BACA JUGA : MENGENAL TEORI TINDAKAN SOSIAL MAX WEBER
Disamping itu Comte merupakan tokoh pertama kali yang mengenalkan istilah sosiologi. Melalui pendekatan positivisme Comte memberi fondasi keilmuan yang kokoh tentang pengaplikasian metode ilmiah dalam mencari kebenaran dalam ilmu sosial.
Comte menilai sosiologi harus dibentuk berdasarkan pengamatan atau observasi terhadap masyarakat bukan hanya sekadar spekulasi-spekulasi perihal masyarakat.
Berkat buku yang diterbitkanya, pencetus aliran filsafat positivisme ini mulai muncul kepermukaan dalam diskursus akademis.
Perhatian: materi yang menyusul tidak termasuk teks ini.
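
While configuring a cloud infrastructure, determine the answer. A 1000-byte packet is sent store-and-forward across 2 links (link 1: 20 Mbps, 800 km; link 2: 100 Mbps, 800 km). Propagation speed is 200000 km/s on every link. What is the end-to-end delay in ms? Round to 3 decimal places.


Packet = 1000 bytes = 8000 bits. Store-and-forward: sum (t_trans + t_prop) per link.
Link 1: t_trans = 8000/(20*10^6) s = 0.4000 ms; t_prop = 800/200000 s = 4.0000 ms; subtotal = 4.4000 ms
Link 2: t_trans = 8000/(100*10^6) s = 0.0800 ms; t_prop = 800/200000 s = 4.0000 ms; subtotal = 4.0800 ms
End-to-end = 4.4000 + 4.0800 = 8.4800 ms -> 8.480 ms (3 dp)

8.480


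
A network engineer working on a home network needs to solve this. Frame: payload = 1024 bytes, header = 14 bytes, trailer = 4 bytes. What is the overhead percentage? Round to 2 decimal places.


Given: payload = 1024 B, header = 14 B, trailer = 4 B
Overhead bytes = header + trailer = 14 + 4 = 18
Total frame = payload + overhead = 1024 + 18 = 1042
Overhead % = 18 / 1042 * 100 = 1.7274% -> 1.73% (2 dp)

1.73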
Teori hukum tiga tahap yang membahas perkembangan masyarakat menjadi perdebatan dikarenakan menelaah soal metode tentang bagaimana masyarakat seharusnya.
Meskipun itu bukan satu-satunya buku yang diterbitkannya sebab Comte juga menerbitkan buku lain yang berjudul System of Positive Politics.
Dua buku Comte memberikan sumbangsing intelektual yang luas. Di dalam buku Course Positive-Philosophy berisi bahasan soal sains bertransformasi menjadi filsafat sedangkan buku Course System of Positive Politics berisi bahasan filsafat yang bertransformasi menjadi agama.
Terlepas pro kontranya namun keberhasilan besar seorang Comte adalah membawa kajian sosiologi kokoh berdiri sendiri sebagai cabang ilmu sosial dan keluar dari ruang-ruang filsafat.
Awal mulanya pemikiran Comte bermula dari Republikanisme. Republikanisme adalah ideologi yang lahir dari Revolusi Prancis. Ideologi yag mengajarkan tentang demokrasi, keadilan sosial, dan kesetaraan sipil.
Awal mula republikanisme mendapat penolakan keras dari gereja katolik Roma sebab konsep republikasnisme mengajarkan etika sekuler. Republikanisme mencoba memisahkan gereja dengan negara.
Dari situlah seorang Auguste Comte (1798-1857), pemikir sosial asal Perancis yang dianggap sebagai Bapak Sosiologi dan pendiri aliran Positivisme dalam sejarah perkembangan ilmu pengetahuan memberi jawaban.
Siapakah Auguste Comte ?
Lahir di sebuah kota kecil Montpellier di bagian barat daya Perancis pada tahun 1798. Auguste Comte kecil bernama asli Isidore Marie Auguste François Xavier Comte. Ayahnya adalah seorang pejabat pajak bernama Louis Comte dan ibunya Rosalie Boyer adalah wanita yang taat agama. Comte meninggal diumur 59 tahun pada 1857.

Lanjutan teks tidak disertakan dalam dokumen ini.